Location. The Huarayo traditionally occupied the right side of the Madre de Dios River Basin to the Andean east slopes, the region demarcated by tributaries of the Inambari and Beni rivers. In the 1990s the Huarayo live only in a few scattered locales: on the banks of the Madre de Dios (the larger villages of Palmareal in Peru and Riberalta in Bolivia), on the Río Heath (a small camp), and on the Río Tambopata (Chonta and the settlement of Caserío de Infierno). Some individuals live near a Dominican mission, El Pilar. The lower flows of rivers are in the Selva Baja (lower forest) region; upper flows of the tributaries of Río Madre de Dios reach the Selva Ceja region (cloud forest), where there is increased precipitation.

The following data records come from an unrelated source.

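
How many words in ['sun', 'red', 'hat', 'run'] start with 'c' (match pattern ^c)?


Pattern ^c anchors to start of word. Check which words begin with 'c':
  'sun' -> no
  'red' -> no
  'hat' -> no
  'run' -> no
Matching words: []
Count: 0

0


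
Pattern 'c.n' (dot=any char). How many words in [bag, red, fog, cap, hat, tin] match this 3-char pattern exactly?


Pattern 'c.n' means: starts with 'c', any single char, ends with 'n'.
Checking each word (must be exactly 3 chars):
  'bag' (len=3): no
  'red' (len=3): no
  'fog' (len=3): no
  'cap' (len=3): no
  'hat' (len=3): no
  'tin' (len=3): no
Matching words: []
Total: 0

0


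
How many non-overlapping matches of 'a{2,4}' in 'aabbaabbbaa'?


Pattern 'a{2,4}' matches between 2 and 4 consecutive a's (greedy).
String: 'aabbaabbbaa'
Finding runs of a's and applying greedy matching:
  Run at pos 0: 'aa' (length 2)
  Run at pos 4: 'aa' (length 2)
  Run at pos 9: 'aa' (length 2)
Matches: ['aa', 'aa', 'aa']
Count: 3

3


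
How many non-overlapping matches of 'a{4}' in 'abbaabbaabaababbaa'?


Pattern 'a{4}' matches exactly 4 consecutive a's (greedy, non-overlapping).
String: 'abbaabbaabaababbaa'
Scanning for runs of a's:
  Run at pos 0: 'a' (length 1) -> 0 match(es)
  Run at pos 3: 'aa' (length 2) -> 0 match(es)
  Run at pos 7: 'aa' (length 2) -> 0 match(es)
  Run at pos 10: 'aa' (length 2) -> 0 match(es)
  Run at pos 13: 'a' (length 1) -> 0 match(es)
  Run at pos 16: 'aa' (length 2) -> 0 match(es)
Matches found: []
Total: 0

0


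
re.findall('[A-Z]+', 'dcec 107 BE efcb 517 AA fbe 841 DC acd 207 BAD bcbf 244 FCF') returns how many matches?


Pattern '[A-Z]+' finds one or more uppercase letters.
Text: 'dcec 107 BE efcb 517 AA fbe 841 DC acd 207 BAD bcbf 244 FCF'
Scanning for matches:
  Match 1: 'BE'
  Match 2: 'AA'
  Match 3: 'DC'
  Match 4: 'BAD'
  Match 5: 'FCF'
Total matches: 5

5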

Demography. At the beginning of the twentieth century, the Huarayo population was roughly estimated at 3,000. Population reports from 1973 listed 510 individuals (97 in Palmareal, about 300 in Riberalta, 54 in Caserío de Infierno, 30 in Chonta, about 25 on the Rio Heath, 1 man at El Pilar, 1 man in Lago Valencia, and 2 persons in Puerto Maldonado).
linguistic Affiliation. The Huarayo language, together with its not-very-diverse dialects from the Tambopata and Heath regions, belongs to the Tacanan Family. The Huarayo language has morphological similarities to languages of the Panoan Family and genetic similarities to those of the Arawakan Family.